The last two are indispensable for a true understanding of the principles which underlie the German Empire.

T.J. LAWRENCE. Principles of International Law. 1910. 12s. 6d. net.

A useful text-book. See also Cambridge Mod. Hist. vol. xii. chap. xxii.

CHAPTER III

GERMANY

"The Germans are vigorously submissive. They employ philosophical reasonings to explain what is the least philosophic thing in the world, respect for force and the fear which transforms that respect into admiration."—MADAME DE STAËL (1810).

"Greatness and weakness are both inseparable from the race whose powerful and turbid thought rolls on—the largest stream of music and poetry at which Europe comes to drink."—ROMAIN ROLLAND (Jean Christophe).
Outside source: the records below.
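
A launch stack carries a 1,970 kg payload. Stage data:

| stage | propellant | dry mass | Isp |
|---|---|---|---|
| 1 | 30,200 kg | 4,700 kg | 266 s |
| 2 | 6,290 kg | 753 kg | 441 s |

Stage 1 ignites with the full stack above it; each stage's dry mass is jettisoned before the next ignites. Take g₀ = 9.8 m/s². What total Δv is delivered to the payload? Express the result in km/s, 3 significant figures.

Ignition mass of stage 1 = 30,200+4,700 + 6,290+753 + 1,970 = 43,913 kg.
Stage 1: m₀ = 43,913 kg, m_f = 43,913 − 30,200 = 13,713 kg; Δv = 266×9.8×ln(3.202) = 2606.8×1.1639 ≈ 3034 m/s.
Stage 2: m₀ = 9,013 kg, m_f = 9,013 − 6,290 = 2,723 kg; Δv = 441×9.8×ln(3.31) = 4321.8×1.1969 ≈ 5173 m/s.
Total Δv = 3034 + 5173 = 8207 m/s.

Δv ≈ 8.21 km/s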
§1. The German State.—The German Nation is one of the oldest in Europe: the German State is almost the youngest—of the great States quite the youngest.

Englishmen sometimes wonder why there are so many Royal princes in Germany—why it is that when a vacant throne has to be filled, or a husband to be found for a princess of royal standing, Germany seems to provide such an inexhaustible choice. The reason is that Germany consisted, until recently, not of one State but of a multitude of States, each of which had a court and a dynasty and sovereign prerogatives of its own. In 1789, at the outbreak of the French Revolution, there were 360 of these States of every sort and size and variety. Some were Kingdoms, like Prussia, some were Electorates, like Hanover (under our English George III.), some were Grand Duchies, some were Bishoprics, some were Free Cities, and some were simply feudal estates in which, owing to the absence of a central authority, noble families had risen to the rank of independent powers. These families were the descendants of those "robber-barons" whose castles on the Rhine and all over South and West Germany the tourist finds so picturesque. Prince William of Wied, the first Prince of Albania, is a member of one of them, and is thus entitled to rank with the royalties of Europe: the father-in-law of ex-King Manoel of Portugal, the Prince of Hohenzollern-Sigmaringen, a branch of the Kaiser's own family, is another familiar recent instance. And every one remembers Prince Albert of Saxe-Coburg-Gotha, the husband of Queen Victoria.

In 1789 the possibility of a German National State was so remote that Germans had not even begun to dream of one. Each little Principality was jealously tenacious of its local rights, or, as we should say, of its vested interests, as against the common interests of Germany. Most of them were narrow and parochial in their outlook; and the others, the more broad-minded, were not national but cosmopolitan in spirit. To the tradition of municipal thinking, which had lasted on uninterruptedly in the Free Cities of Germany from the Middle Ages, Germany owes the excellence of her municipal government to-day. To the broad and tolerant humanism of her more enlightened courts, such as Weimar and Brunswick, we owe the influences that shaped the work of Goethe and of Lessing, two of the greatest figures in European thought and letters.